BEIRUT: President Michel Sleiman expressed satisfaction Wednesday with the security situation in Tripoli, a day after the Army deployed in the northern Lebanese city to end deadly clashes between supporters and opponents of Syrian President Bashar Assad.
Calm prevailed in throughout Tripoli as residents went about ordinary daily routines.
“I am relieved about the prevailing calm in Tripoli and there is no turning back to [clashes],” a statement from the president’s office said.
Sleiman also called on everyone to cooperate with a recently implemented security plan in the city and “to keep conflicting political stances away from the security measures aimed at restoring tranquility for the citizens ... and to prevent any foreign repercussions from influencing [Tripoli].”
Schools and shops were open Wednesday in neighborhoods across Lebanon’s second largest city for the first time since clashes broke out last week.
A meeting was held overnight between a number of militia field commanders and sheikhs in Tripoli in a bid to prevent further tension in the city.
The Army completed deployment in Tripoli Tuesday in line with a security plan devised for the city.

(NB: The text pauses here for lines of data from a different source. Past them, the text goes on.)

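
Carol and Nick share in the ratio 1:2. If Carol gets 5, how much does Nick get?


Find the multiplier:
5 / 1 = 5
Apply to Nick's share:
2 x 5 = 10

10


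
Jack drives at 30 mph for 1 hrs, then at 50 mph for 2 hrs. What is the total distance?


Leg 1 distance:
30 x 1 = 30 miles
Leg 2 distance:
50 x 2 = 100 miles
Total distance:
30 + 100 = 130 miles

130 miles


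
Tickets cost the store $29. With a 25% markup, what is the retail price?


Calculate the markup amount:
25% of $29 = $7.25
Add to cost:
$29 + $7.25 = $36.25

$36.25


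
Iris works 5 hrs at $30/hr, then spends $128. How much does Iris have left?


Calculate earnings:
5 x $30 = $150
Subtract spending:
$150 - $128 = $22

$22


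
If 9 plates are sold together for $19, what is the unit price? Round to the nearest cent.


Total cost: $19
Number of items: 9
Unit price: $19 / 9 = $2.1111... ≈ $2.11

$2.11


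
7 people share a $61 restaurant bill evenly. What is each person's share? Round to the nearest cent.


Total bill: $61
Number of people: 7
Each pays: $61 / 7 = $8.7142... ≈ $8.71

$8.71


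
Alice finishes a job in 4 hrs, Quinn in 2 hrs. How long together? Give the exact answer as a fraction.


Alice's rate: 1/4 of the job per hour
Quinn's rate: 1/2 of the job per hour
Combined rate: 1/4 + 1/2 = 3/4 per hour
Time = 1 / (3/4) = 4/3 hours (≈ 1.33 hours)

4/3 hours


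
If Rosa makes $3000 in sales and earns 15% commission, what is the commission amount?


Convert rate to decimal:
15% = 0.15
Multiply by sales:
$3000 x 0.15 = $450

$450


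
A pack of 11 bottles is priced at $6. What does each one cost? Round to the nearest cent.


Total cost: $6
Number of items: 11
Unit price: $6 / 11 = $0.5454... ≈ $0.55

$0.55


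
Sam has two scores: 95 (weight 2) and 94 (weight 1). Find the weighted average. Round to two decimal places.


Weighted sum:
2 x 95 + 1 x 94 = 284
Total weight:
2 + 1 = 3
Weighted average:
284 / 3 = 94.6666... ≈ 94.67

94.67


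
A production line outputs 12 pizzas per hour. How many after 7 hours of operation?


Production rate: 12 pizzas per hour
Time: 7 hours
Total: 12 x 7 = 84 pizzas

84 pizzas


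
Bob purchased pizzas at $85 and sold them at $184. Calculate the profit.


Selling price = $184
Cost price = $85
Profit = selling price - cost price:
Profit = $184 - $85 = $99

$99


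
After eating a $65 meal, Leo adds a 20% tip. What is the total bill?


Calculate the tip:
20% of $65 = $13
Add tip to meal cost:
$65 + $13 = $78

$78


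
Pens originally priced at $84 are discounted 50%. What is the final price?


Calculate the discount amount:
50% of $84 = $42
Subtract from original:
$84 - $42 = $42

$42


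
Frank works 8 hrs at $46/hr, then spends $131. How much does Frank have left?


Calculate earnings:
8 x $46 = $368
Subtract spending:
$368 - $131 = $237

$237


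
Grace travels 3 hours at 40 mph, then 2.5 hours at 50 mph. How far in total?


Leg 1 distance:
40 x 3 = 120 miles
Leg 2 distance:
50 x 2.5 = 125 miles
Total distance:
120 + 125 = 245 miles

245 miles


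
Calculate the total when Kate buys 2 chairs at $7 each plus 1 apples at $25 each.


Cost of chairs:
2 x $7 = $14
Cost of apples:
1 x $25 = $25
Add both:
$14 + $25 = $39

$39


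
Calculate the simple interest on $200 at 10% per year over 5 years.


Use the formula I = P x R x T / 100
P x R x T = 200 x 10 x 5 = 10000
I = 10000 / 100 = $100

$100


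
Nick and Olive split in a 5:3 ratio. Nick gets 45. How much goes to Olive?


Find the multiplier:
45 / 5 = 9
Apply to Olive's share:
3 x 9 = 27

27


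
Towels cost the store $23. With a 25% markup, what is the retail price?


Calculate the markup amount:
25% of $23 = $5.75
Add to cost:
$23 + $5.75 = $28.75

$28.75


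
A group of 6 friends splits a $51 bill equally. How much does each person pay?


Total bill: $51
Number of people: 6
Each pays: $51 / 6 = $8.50

$8.50


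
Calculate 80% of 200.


Convert percentage to decimal:
80% = 0.8
Multiply:
200 x 0.8 = 160

160


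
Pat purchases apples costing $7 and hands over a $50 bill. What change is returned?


Start with the amount paid:
$50
Subtract the price:
$50 - $7 = $43

$43


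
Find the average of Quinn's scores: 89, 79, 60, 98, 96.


Add the scores:
89 + 79 + 60 + 98 + 96 = 422
Divide by the number of tests:
422 / 5 = 84.4

84.4


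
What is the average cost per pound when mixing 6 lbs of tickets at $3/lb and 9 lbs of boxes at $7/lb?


Cost of tickets:
6 x $3 = $18
Cost of boxes:
9 x $7 = $63
Total cost: $18 + $63 = $81
Total weight: 15 lbs
Average: $81 / 15 = $5.40/lb

$5.40/lb


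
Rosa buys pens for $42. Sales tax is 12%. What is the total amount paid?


Calculate the tax:
12% of $42 = $5.04
Add tax to price:
$42 + $5.04 = $47.04

$47.04


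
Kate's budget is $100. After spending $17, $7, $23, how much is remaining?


Add up expenses:
$17 + $7 + $23 = $47
Subtract from budget:
$100 - $47 = $53

$53


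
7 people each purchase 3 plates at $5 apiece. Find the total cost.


Cost per person:
3 x $5 = $15
Group total:
7 x $15 = $105

$105


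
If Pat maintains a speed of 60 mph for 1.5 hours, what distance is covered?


Use the formula: distance = speed x time
Speed = 60 mph, Time = 1.5 hours
60 x 1.5 = 90 miles

90 miles


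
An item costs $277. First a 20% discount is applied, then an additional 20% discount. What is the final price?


First discount:
20% of $277 = $55.40
Price after first discount:
$277 - $55.40 = $221.60
Second discount:
20% of $221.60 = $44.32
Final price:
$221.60 - $44.32 = $177.28

$177.28


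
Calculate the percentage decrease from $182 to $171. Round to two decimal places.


Find the absolute change:
|171 - 182| = 11
Divide by original and multiply by 100:
11 / 182 x 100 = 6.0439...% ≈ 6.04%

6.04%


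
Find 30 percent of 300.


Convert percentage to decimal:
30% = 0.3
Multiply:
300 x 0.3 = 90

90


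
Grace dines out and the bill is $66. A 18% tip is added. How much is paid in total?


Calculate the tip:
18% of $66 = $11.88
Add tip to meal cost:
$66 + $11.88 = $77.88

$77.88


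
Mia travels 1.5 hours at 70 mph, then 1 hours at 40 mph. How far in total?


Leg 1 distance:
70 x 1.5 = 105 miles
Leg 2 distance:
40 x 1 = 40 miles
Total distance:
105 + 40 = 145 miles

145 miles


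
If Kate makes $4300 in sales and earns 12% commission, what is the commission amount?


Convert rate to decimal:
12% = 0.12
Multiply by sales:
$4300 x 0.12 = $516

$516


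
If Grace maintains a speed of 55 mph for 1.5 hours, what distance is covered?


Use the formula: distance = speed x time
Speed = 55 mph, Time = 1.5 hours
55 x 1.5 = 82.5 miles

82.5 miles


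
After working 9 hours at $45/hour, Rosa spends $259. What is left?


Calculate earnings:
9 x $45 = $405
Subtract spending:
$405 - $259 = $146

$146


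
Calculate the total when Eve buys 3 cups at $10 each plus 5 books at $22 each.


Cost of cups:
3 x $10 = $30
Cost of books:
5 x $22 = $110
Add both:
$30 + $110 = $140

$140


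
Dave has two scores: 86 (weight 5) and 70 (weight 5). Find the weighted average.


Weighted sum:
5 x 86 + 5 x 70 = 780
Total weight:
5 + 5 = 10
Weighted average:
780 / 10 = 78

78


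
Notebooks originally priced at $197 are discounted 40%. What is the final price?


Calculate the discount amount:
40% of $197 = $78.80
Subtract from original:
$197 - $78.80 = $118.20

$118.20


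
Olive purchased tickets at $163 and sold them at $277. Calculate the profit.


Selling price = $277
Cost price = $163
Profit = selling price - cost price:
Profit = $277 - $163 = $114

$114


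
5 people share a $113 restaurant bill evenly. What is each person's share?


Total bill: $113
Number of people: 5
Each pays: $113 / 5 = $22.60

$22.60


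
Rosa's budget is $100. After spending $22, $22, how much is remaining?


Add up expenses:
$22 + $22 = $44
Subtract from budget:
$100 - $44 = $56

$56


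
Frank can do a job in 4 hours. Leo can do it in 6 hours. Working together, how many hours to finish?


Frank's rate: 1/4 of the job per hour
Leo's rate: 1/6 of the job per hour
Combined rate: 1/4 + 1/6 = 5/12 per hour
Time = 1 / (5/12) = 12/5 = 2.4 hours

2.4 hours


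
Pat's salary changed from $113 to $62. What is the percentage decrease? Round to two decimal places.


Find the absolute change:
|62 - 113| = 51
Divide by original and multiply by 100:
51 / 113 x 100 = 45.1327...% ≈ 45.13%

45.13%


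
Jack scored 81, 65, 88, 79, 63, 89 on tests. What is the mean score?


Add the scores:
81 + 65 + 88 + 79 + 63 + 89 = 465
Divide by the number of tests:
465 / 6 = 77.5

77.5


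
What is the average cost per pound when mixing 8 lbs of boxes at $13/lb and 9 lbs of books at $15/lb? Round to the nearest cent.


Cost of boxes:
8 x $13 = $104
Cost of books:
9 x $15 = $135
Total cost: $104 + $135 = $239
Total weight: 17 lbs
Average: $239 / 17 = $14.0588... ≈ $14.06/lb

$14.06/lb


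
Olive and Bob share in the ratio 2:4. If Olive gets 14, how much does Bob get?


Find the multiplier:
14 / 2 = 7
Apply to Bob's share:
4 x 7 = 28

28


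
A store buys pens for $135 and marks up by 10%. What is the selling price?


Calculate the markup amount:
10% of $135 = $13.50
Add to cost:
$135 + $13.50 = $148.50

$148.50


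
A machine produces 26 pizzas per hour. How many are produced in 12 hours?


Production rate: 26 pizzas per hour
Time: 12 hours
Total: 26 x 12 = 312 pizzas

312 pizzas


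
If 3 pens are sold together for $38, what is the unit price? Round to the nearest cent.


Total cost: $38
Number of items: 3
Unit price: $38 / 3 = $12.6666... ≈ $12.67

$12.67


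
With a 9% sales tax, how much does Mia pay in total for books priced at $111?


Calculate the tax:
9% of $111 = $9.99
Add tax to price:
$111 + $9.99 = $120.99

$120.99


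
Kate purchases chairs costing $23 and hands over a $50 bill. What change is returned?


Start with the amount paid:
$50
Subtract the price:
$50 - $23 = $27

$27


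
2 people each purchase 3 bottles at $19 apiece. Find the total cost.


Cost per person:
3 x $19 = $57
Group total:
2 x $57 = $114

$114


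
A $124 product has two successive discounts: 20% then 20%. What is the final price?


First discount:
20% of $124 = $24.80
Price after first discount:
$124 - $24.80 = $99.20
Second discount:
20% of $99.20 = $19.84
Final price:
$99.20 - $19.84 = $79.36

$79.36


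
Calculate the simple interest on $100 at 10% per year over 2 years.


Use the formula I = P x R x T / 100
P x R x T = 100 x 10 x 2 = 2000
I = 2000 / 100 = $20

$20


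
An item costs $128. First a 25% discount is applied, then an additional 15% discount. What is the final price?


First discount:
25% of $128 = $32
Price after first discount:
$128 - $32 = $96
Second discount:
15% of $96 = $14.40
Final price:
$96 - $14.40 = $81.60

$81.60


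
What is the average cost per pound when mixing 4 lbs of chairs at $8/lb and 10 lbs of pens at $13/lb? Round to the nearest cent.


Cost of chairs:
4 x $8 = $32
Cost of pens:
10 x $13 = $130
Total cost: $32 + $130 = $162
Total weight: 14 lbs
Average: $162 / 14 = $11.5714... ≈ $11.57/lb

$11.57/lb


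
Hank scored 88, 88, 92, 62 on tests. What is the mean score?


Add the scores:
88 + 88 + 92 + 62 = 330
Divide by the number of tests:
330 / 4 = 82.5

82.5


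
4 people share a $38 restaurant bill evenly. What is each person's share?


Total bill: $38
Number of people: 4
Each pays: $38 / 4 = $9.50

$9.50


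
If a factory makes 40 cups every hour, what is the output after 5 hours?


Production rate: 40 cups per hour
Time: 5 hours
Total: 40 x 5 = 200 cups

200 cups


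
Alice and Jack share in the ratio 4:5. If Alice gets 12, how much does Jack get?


Find the multiplier:
12 / 4 = 3
Apply to Jack's share:
5 x 3 = 15

15


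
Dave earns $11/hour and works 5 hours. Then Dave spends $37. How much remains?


Calculate earnings:
5 x $11 = $55
Subtract spending:
$55 - $37 = $18

$18


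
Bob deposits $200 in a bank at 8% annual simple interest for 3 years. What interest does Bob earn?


Use the formula I = P x R x T / 100
P x R x T = 200 x 8 x 3 = 4800
I = 4800 / 100 = $48

$48


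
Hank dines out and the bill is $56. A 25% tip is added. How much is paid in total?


Calculate the tip:
25% of $56 = $14
Add tip to meal cost:
$56 + $14 = $70

$70


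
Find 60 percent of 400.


Convert percentage to decimal:
60% = 0.6
Multiply:
400 x 0.6 = 240

240


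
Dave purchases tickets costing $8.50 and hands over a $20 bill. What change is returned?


Start with the amount paid:
$20
Subtract the price:
$20 - $8.50 = $11.50

$11.50


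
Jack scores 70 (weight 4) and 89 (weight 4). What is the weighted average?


Weighted sum:
4 x 70 + 4 x 89 = 636
Total weight:
4 + 4 = 8
Weighted average:
636 / 8 = 79.5

79.5


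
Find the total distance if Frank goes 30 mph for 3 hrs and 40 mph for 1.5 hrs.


Leg 1 distance:
30 x 3 = 90 miles
Leg 2 distance:
40 x 1.5 = 60 miles
Total distance:
90 + 60 = 150 miles

150 miles


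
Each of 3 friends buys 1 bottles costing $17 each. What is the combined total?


Cost per person:
1 x $17 = $17
Group total:
3 x $17 = $51

$51


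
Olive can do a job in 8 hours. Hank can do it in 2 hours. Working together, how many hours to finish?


Olive's rate: 1/8 of the job per hour
Hank's rate: 1/2 of the job per hour
Combined rate: 1/8 + 1/2 = 5/8 per hour
Time = 1 / (5/8) = 8/5 = 1.6 hours

1.6 hours


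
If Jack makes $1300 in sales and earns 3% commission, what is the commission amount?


Convert rate to decimal:
3% = 0.03
Multiply by sales:
$1300 x 0.03 = $39

$39


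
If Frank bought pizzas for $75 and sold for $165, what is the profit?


Selling price = $165
Cost price = $75
Profit = selling price - cost price:
Profit = $165 - $75 = $90

$90


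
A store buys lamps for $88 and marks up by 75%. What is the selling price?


Calculate the markup amount:
75% of $88 = $66
Add to cost:
$88 + $66 = $154

$154


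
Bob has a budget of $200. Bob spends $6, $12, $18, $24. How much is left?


Add up expenses:
$6 + $12 + $18 + $24 = $60
Subtract from budget:
$200 - $60 = $140

$140


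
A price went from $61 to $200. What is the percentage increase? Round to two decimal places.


Find the absolute change:
|200 - 61| = 139
Divide by original and multiply by 100:
139 / 61 x 100 = 227.8688...% ≈ 227.87%

227.87%


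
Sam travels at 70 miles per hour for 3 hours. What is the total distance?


Use the formula: distance = speed x time
Speed = 70 mph, Time = 3 hours
70 x 3 = 210 miles

210 miles


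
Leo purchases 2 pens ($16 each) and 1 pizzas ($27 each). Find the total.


Cost of pens:
2 x $16 = $32
Cost of pizzas:
1 x $27 = $27
Add both:
$32 + $27 = $59

$59


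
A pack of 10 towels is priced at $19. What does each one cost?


Total cost: $19
Number of items: 10
Unit price: $19 / 10 = $1.90

$1.90


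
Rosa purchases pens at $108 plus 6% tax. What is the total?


Calculate the tax:
6% of $108 = $6.48
Add tax to price:
$108 + $6.48 = $114.48

$114.48


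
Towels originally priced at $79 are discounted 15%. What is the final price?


Calculate the discount amount:
15% of $79 = $11.85
Subtract from original:
$79 - $11.85 = $67.15

$67.15


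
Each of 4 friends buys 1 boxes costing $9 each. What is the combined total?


Cost per person:
1 x $9 = $9
Group total:
4 x $9 = $36

$36


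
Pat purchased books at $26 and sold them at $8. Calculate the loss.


Selling price = $8
Cost price = $26
Loss = cost price - selling price:
Loss = $26 - $8 = $18

$18


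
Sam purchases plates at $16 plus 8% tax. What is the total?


Calculate the tax:
8% of $16 = $1.28
Add tax to price:
$16 + $1.28 = $17.28

$17.28


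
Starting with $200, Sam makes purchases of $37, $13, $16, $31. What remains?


Add up expenses:
$37 + $13 + $16 + $31 = $97
Subtract from budget:
$200 - $97 = $103

$103


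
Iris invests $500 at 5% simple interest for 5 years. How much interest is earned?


Use the formula I = P x R x T / 100
P x R x T = 500 x 5 x 5 = 12500
I = 12500 / 100 = $125

$125


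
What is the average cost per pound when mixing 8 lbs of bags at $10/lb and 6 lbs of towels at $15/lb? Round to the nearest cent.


Cost of bags:
8 x $10 = $80
Cost of towels:
6 x $15 = $90
Total cost: $80 + $90 = $170
Total weight: 14 lbs
Average: $170 / 14 = $12.1428... ≈ $12.14/lb

$12.14/lb


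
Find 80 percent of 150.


Convert percentage to decimal:
80% = 0.8
Multiply:
150 x 0.8 = 120

120


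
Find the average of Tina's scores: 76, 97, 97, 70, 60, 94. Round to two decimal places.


Add the scores:
76 + 97 + 97 + 70 + 60 + 94 = 494
Divide by the number of tests:
494 / 6 = 82.3333... ≈ 82.33

82.33


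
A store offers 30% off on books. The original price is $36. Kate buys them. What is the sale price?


Calculate the discount amount:
30% of $36 = $10.80
Subtract from original:
$36 - $10.80 = $25.20

$25.20


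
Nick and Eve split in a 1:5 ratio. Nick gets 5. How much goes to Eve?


Find the multiplier:
5 / 1 = 5
Apply to Eve's share:
5 x 5 = 25

25


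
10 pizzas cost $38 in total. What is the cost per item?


Total cost: $38
Number of items: 10
Unit price: $38 / 10 = $3.80

$3.80


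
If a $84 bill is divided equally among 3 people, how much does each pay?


Total bill: $84
Number of people: 3
Each pays: $84 / 3 = $28

$28


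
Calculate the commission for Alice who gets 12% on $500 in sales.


Convert rate to decimal:
12% = 0.12
Multiply by sales:
$500 x 0.12 = $60

$60


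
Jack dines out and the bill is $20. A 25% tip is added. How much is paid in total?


Calculate the tip:
25% of $20 = $5
Add tip to meal cost:
$20 + $5 = $25

$25


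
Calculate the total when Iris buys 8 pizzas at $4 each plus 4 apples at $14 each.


Cost of pizzas:
8 x $4 = $32
Cost of apples:
4 x $14 = $56
Add both:
$32 + $56 = $88

$88


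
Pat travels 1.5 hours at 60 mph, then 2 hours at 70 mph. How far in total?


Leg 1 distance:
60 x 1.5 = 90 miles
Leg 2 distance:
70 x 2 = 140 miles
Total distance:
90 + 140 = 230 miles

230 miles


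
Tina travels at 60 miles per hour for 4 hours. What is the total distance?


Use the formula: distance = speed x time
Speed = 60 mph, Time = 4 hours
60 x 4 = 240 miles

240 miles


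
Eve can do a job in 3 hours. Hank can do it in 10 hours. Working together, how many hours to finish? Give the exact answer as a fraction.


Eve's rate: 1/3 of the job per hour
Hank's rate: 1/10 of the job per hour
Combined rate: 1/3 + 1/10 = 13/30 per hour
Time = 1 / (13/30) = 30/13 hours (≈ 2.31 hours)

30/13 hours


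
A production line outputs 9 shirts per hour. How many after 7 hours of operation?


Production rate: 9 shirts per hour
Time: 7 hours
Total: 9 x 7 = 63 shirts

63 shirts


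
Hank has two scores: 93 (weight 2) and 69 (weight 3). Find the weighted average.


Weighted sum:
2 x 93 + 3 x 69 = 393
Total weight:
2 + 3 = 5
Weighted average:
393 / 5 = 78.6

78.6


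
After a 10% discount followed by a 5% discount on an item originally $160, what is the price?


First discount:
10% of $160 = $16
Price after first discount:
$160 - $16 = $144
Second discount:
5% of $144 = $7.20
Final price:
$144 - $7.20 = $136.80

$136.80


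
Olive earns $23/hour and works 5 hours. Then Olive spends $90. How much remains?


Calculate earnings:
5 x $23 = $115
Subtract spending:
$115 - $90 = $25

$25


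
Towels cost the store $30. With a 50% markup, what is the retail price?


Calculate the markup amount:
50% of $30 = $15
Add to cost:
$30 + $15 = $45

$45


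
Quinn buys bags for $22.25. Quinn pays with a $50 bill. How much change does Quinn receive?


Start with the amount paid:
$50
Subtract the price:
$50 - $22.25 = $27.75

$27.75


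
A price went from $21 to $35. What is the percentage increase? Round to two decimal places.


Find the absolute change:
|35 - 21| = 14
Divide by original and multiply by 100:
14 / 21 x 100 = 66.6666...% ≈ 66.67%

66.67%


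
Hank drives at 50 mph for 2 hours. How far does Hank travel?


Use the formula: distance = speed x time
Speed = 50 mph, Time = 2 hours
50 x 2 = 100 miles

100 miles


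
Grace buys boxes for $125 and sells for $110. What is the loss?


Selling price = $110
Cost price = $125
Loss = cost price - selling price:
Loss = $125 - $110 = $15

$15


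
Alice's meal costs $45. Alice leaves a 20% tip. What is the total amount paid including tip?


Calculate the tip:
20% of $45 = $9
Add tip to meal cost:
$45 + $9 = $54

$54


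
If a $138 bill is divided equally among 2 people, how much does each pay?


Total bill: $138
Number of people: 2
Each pays: $138 / 2 = $69

$69


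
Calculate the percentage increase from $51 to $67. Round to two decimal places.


Find the absolute change:
|67 - 51| = 16
Divide by original and multiply by 100:
16 / 51 x 100 = 31.3725...% ≈ 31.37%

31.37%


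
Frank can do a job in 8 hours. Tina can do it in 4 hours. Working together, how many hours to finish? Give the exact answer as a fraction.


Frank's rate: 1/8 of the job per hour
Tina's rate: 1/4 of the job per hour
Combined rate: 1/8 + 1/4 = 3/8 per hour
Time = 1 / (3/8) = 8/3 hours (≈ 2.67 hours)

8/3 hours


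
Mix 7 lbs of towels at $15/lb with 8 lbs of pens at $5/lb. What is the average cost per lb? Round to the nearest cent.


Cost of towels:
7 x $15 = $105
Cost of pens:
8 x $5 = $40
Total cost: $105 + $40 = $145
Total weight: 15 lbs
Average: $145 / 15 = $9.6666... ≈ $9.67/lb

$9.67/lb


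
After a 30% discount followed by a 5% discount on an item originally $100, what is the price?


First discount:
30% of $100 = $30
Price after first discount:
$100 - $30 = $70
Second discount:
5% of $70 = $3.50
Final price:
$70 - $3.50 = $66.50

$66.50


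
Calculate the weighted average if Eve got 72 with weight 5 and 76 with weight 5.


Weighted sum:
5 x 72 + 5 x 76 = 740
Total weight:
5 + 5 = 10
Weighted average:
740 / 10 = 74

74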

A second part of the plan involves arresting gunmen in the city but this step has yet to be implemented.
Tripoli was subject to weeklong clashes between the rival neighborhoods of Bab al-Tabbaneh, mainly inhabited by Sunnis, and the Alawite-dominated pro-Assad neighborhood of Jabal Mohsen.
It was the 17th round of fighting between the neighborhoods since the beginning of the crisis in neighboring Syria in March 2011.